The HKJA filed 27 complaints involving 26 journalists in September 2019, accusing the police of causing bodily harm to reporters during the demonstrations, which sometimes turned into violent clashes between protesters and the police.
According to a press statement published by HKJA on Tuesday, 26 complaints were classified as “not pursuable,” as no further information was submitted to the police.
The HKJA said they were “not surprised” by the response from the Complaints Against Police Office (CAPO), which is an internal police unit. They added that the Independent Police Complaints Council’s (IPCC) also “performs practically no function.”
The press group said that all complaints were filed to the IPCC in September two years ago with the journalists’ real names. The complaints were supported with photos and videos provided by people on the scene.
“Apart from those extremely small groups with limitations from their employers or safety considerations, the majority of the people involved were willing to submit their information to the IPCC,” the press statement read.
The IPCC is an official Hong Kong watchdog tasked with reviewing the work of the Complaints Against Police Office – a unit of the police force which investigates complaints. The Council reports directly to the chief executive and has faced criticism for lacking independence and the power to launch investigations or summon people. Its 999-page report on the citywide 2019 pro-democracy protests largely cleared the Force of wrongdoing.
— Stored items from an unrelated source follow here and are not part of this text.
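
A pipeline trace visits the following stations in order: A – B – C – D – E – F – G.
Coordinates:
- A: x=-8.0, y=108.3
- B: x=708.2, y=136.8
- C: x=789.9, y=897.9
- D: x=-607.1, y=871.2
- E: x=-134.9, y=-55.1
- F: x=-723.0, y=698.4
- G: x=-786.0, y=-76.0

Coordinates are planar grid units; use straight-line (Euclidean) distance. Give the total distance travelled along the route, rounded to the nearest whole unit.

5652

Leg distances:
A→B: 716.8  (cumulative 716.8)
B→C: 765.5  (cumulative 1482.2)
C→D: 1397.3  (cumulative 2879.5)
D→E: 1039.7  (cumulative 3919.2)
E→F: 955.8  (cumulative 4875.0)
F→G: 777.0  (cumulative 5652.0)
Total route length ≈ 5652.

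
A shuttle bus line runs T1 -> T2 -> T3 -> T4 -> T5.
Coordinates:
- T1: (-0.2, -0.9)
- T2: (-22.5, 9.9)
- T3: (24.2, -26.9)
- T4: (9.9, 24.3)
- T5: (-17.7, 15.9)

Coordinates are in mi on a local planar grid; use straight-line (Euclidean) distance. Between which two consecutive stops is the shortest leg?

T1–T2

Leg distances:
T1→T2: 24.8 mi
T2→T3: 59.5 mi
T3→T4: 53.2 mi
T4→T5: 28.8 mi
The shortest leg is T1–T2 at 24.8 mi.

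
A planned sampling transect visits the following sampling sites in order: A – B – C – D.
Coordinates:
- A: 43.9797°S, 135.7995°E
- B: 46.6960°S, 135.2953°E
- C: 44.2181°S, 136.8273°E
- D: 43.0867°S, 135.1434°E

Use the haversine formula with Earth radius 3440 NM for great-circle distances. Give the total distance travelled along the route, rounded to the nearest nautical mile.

426 NM

Leg distances:
A→B: 164.5 NM  (cumulative 164.5 NM)
B→C: 162.2 NM  (cumulative 326.6 NM)
C→D: 99.8 NM  (cumulative 426.4 NM)
Total route length ≈ 426 NM.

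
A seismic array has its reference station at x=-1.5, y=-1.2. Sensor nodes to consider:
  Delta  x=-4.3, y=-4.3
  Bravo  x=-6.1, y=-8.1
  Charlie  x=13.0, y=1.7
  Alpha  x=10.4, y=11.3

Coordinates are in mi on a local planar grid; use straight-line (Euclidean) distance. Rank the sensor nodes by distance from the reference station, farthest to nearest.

Distance from the reference station at x=-1.5, y=-1.2 to each:
Alpha x=10.4, y=11.3: 17.3 mi
Charlie x=13.0, y=1.7: 14.8 mi
Bravo x=-6.1, y=-8.1: 8.3 mi
Delta x=-4.3, y=-4.3: 4.2 mi

Alpha, Charlie, Bravo, Delta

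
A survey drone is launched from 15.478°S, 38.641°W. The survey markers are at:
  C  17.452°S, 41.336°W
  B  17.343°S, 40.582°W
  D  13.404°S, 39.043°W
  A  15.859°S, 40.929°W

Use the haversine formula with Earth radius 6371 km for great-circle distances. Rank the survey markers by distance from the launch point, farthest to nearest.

Distance from the launch point at 15.478°S, 38.641°W to each:
C 17.452°S, 41.336°W: 361.6 km
B 17.343°S, 40.582°W: 293.0 km
A 15.859°S, 40.929°W: 248.6 km
D 13.404°S, 39.043°W: 234.6 km

C, B, A, D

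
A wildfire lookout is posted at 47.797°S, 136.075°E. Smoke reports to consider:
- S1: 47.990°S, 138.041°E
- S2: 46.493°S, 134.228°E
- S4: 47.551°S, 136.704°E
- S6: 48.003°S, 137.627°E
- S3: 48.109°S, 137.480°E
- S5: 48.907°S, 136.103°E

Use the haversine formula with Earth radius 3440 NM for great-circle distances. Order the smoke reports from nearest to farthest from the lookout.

Computing each great-circle distance from 47.797°S, 136.075°E:
S4 47.551°S, 136.704°E: 29.4 NM
S3 48.109°S, 137.480°E: 59.5 NM
S6 48.003°S, 137.627°E: 63.7 NM
S5 48.907°S, 136.103°E: 66.7 NM
S1 47.990°S, 138.041°E: 80.0 NM
S2 46.493°S, 134.228°E: 108.7 NM

S4, S3, S6, S5, S1, S2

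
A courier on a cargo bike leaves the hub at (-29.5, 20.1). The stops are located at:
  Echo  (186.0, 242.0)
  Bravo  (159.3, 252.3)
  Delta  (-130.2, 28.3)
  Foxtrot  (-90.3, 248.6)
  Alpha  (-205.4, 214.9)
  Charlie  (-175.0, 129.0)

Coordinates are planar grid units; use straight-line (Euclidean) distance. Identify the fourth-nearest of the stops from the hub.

Distance to each, sorted:
Delta: 101.0
Charlie: 181.7
Foxtrot: 236.5
Alpha: 262.5
Bravo: 299.3
Echo: 309.3
The fourth-nearest is Alpha at 262.5.

Alpha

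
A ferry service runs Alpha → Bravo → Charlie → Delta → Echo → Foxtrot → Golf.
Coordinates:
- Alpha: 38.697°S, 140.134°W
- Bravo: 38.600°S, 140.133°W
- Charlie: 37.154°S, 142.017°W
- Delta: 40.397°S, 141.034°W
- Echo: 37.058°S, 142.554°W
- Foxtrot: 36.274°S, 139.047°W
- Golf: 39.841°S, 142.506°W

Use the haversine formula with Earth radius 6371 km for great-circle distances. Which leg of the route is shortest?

Leg distances:
Alpha→Bravo: 10.8 km
Bravo→Charlie: 230.6 km
Charlie→Delta: 370.5 km
Delta→Echo: 394.0 km
Echo→Foxtrot: 324.7 km
Foxtrot→Golf: 498.9 km
The shortest leg is Alpha–Bravo at 10.8 km.

Alpha–Bravo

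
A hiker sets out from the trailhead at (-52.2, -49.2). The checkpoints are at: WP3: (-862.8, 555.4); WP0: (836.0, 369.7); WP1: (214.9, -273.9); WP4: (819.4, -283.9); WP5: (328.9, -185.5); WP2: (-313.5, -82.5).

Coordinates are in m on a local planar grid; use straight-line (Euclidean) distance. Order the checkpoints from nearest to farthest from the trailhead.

WP2, WP1, WP5, WP4, WP0, WP3

Distances from the trailhead:
WP2 (-313.5, -82.5): 263.4 m
WP1 (214.9, -273.9): 349.0 m
WP5 (328.9, -185.5): 404.7 m
WP4 (819.4, -283.9): 902.6 m
WP0 (836.0, 369.7): 982.0 m
WP3 (-862.8, 555.4): 1011.2 m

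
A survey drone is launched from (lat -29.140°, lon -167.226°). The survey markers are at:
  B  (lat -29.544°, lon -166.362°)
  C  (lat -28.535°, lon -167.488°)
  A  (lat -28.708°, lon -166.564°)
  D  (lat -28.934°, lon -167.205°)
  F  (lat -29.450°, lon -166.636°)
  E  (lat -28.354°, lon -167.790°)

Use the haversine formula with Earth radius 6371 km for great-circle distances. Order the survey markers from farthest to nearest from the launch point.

E, B, A, C, F, D

Distances from the launch point:
E (lat -28.354°, lon -167.790°): 103.3 km
B (lat -29.544°, lon -166.362°): 95.0 km
A (lat -28.708°, lon -166.564°): 80.4 km
C (lat -28.535°, lon -167.488°): 72.0 km
F (lat -29.450°, lon -166.636°): 66.8 km
D (lat -28.934°, lon -167.205°): 23.0 km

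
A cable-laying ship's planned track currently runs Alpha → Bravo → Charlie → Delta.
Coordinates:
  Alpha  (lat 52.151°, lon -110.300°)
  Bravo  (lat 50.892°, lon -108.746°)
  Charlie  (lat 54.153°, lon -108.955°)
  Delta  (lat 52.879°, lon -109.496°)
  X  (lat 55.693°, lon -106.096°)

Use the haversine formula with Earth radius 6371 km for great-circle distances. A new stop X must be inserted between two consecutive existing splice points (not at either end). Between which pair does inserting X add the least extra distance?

between Bravo and Charlie

Added distance for inserting X between each consecutive pair:
Alpha–Bravo: 865.9 km
Bravo–Charlie: 449.5 km
Charlie–Delta: 487.1 km
Smallest added distance is 449.5 km, inserting between Bravo and Charlie.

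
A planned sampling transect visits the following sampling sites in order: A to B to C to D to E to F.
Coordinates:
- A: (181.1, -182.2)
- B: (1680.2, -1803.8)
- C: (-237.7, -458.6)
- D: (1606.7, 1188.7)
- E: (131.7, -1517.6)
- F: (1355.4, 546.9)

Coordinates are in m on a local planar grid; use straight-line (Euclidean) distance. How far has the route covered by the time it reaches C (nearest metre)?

Leg distances:
A→B: 2208.4 m  (cumulative 2208.4 m)
B→C: 2342.6 m  (cumulative 4551.0 m)
Cumulative distance at C ≈ 4551 m.

4551 m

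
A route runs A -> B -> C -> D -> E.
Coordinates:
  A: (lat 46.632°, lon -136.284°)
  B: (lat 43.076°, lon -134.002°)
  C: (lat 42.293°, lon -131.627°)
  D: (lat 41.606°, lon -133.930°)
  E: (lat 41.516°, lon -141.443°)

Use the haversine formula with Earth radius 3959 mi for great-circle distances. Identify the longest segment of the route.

D–E

Leg distances:
A→B: 269.9 mi
B→C: 132.2 mi
C→D: 127.5 mi
D→E: 388.4 mi
The longest leg is D–E at 388.4 mi.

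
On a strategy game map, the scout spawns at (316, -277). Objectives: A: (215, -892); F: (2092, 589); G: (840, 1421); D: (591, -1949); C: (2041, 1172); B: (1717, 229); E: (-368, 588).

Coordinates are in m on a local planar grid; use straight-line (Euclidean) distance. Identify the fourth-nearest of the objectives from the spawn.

D

Distance to each, sorted:
A: 623.2 m
E: 1102.8 m
B: 1489.6 m
D: 1694.5 m
G: 1777.0 m
F: 1975.9 m
C: 2252.8 m
The fourth-nearest is D at 1694.5 m.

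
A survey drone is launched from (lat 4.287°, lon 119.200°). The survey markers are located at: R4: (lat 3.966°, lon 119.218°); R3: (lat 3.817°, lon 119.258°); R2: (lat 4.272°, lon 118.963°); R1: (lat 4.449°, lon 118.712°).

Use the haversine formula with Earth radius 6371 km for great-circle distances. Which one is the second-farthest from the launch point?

R3

Distance to each, sorted:
R1: 57.0 km
R3: 52.7 km
R4: 35.7 km
R2: 26.3 km
The second-farthest is R3 at 52.7 km.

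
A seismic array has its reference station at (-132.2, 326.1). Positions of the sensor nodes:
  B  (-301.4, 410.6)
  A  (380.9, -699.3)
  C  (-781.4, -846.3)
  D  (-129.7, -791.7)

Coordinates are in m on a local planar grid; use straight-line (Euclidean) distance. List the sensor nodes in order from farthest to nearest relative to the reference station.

Distances from the reference station:
C (-781.4, -846.3): 1340.1 m
A (380.9, -699.3): 1146.6 m
D (-129.7, -791.7): 1117.8 m
B (-301.4, 410.6): 189.1 m

C, A, D, B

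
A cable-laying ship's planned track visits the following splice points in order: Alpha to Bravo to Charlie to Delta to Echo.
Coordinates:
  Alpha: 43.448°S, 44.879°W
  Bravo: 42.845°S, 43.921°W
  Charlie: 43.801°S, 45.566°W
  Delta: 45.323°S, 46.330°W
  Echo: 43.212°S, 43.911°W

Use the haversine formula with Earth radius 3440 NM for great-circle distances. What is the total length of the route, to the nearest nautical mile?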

In November 2020, the Court of First Instance ruled that the current police complaints system was “inadequate” and the government must fulfil an obligation under Article 3 of the Bill of Rights to maintain an effective mechanism. The government is appealing the ruling.
Complainants ‘did not trust police’
Ronson Chan, incumbent chairperson of the HKJA, and then-vice chair in 2019, told HKFP that – while the police had reached out to them and complainants for more information – only one person talked to the force.
Chan said that relations between the force and journalists were “tense” during 2019, and that reporters “did not trust the police,” which he thought was one of the reasons why there were not more people sharing information with them.
The chairperson said that, instead of just using the powers as prescribed by the law, they “expected that the IPCC would take a more active role” in investigating complaints.
Commercial Radio reported on Monday that the police found sufficient evidence to prove that an officer “impolitely shouted” at their reporter on September 12, 2019 in Admiralty.
However, the police said that the claim made by the same reporter accusing the police of beating them with a baton was not pursuable, as the video did not record the incident in detail or reveal the identity of the officer in question.
Chan said he thought that, in cases involving some missing information, the police “would not help to investigate further.”
“The association reiterates that, under the current mechanism, CAPO and the IPCC cannot effectively carry out their duties, and to this [we] express disappointment, and express regret for not being able to help all people involved to claim justice,” the HKJA statement read.
The police told HKFP their investigations were conducted fairly: “After receiving the relevant complaints, CAPO had completed the investigation fairly and justly in accordance with the prescribed mechanism… CAPO will not comment on individual cases.”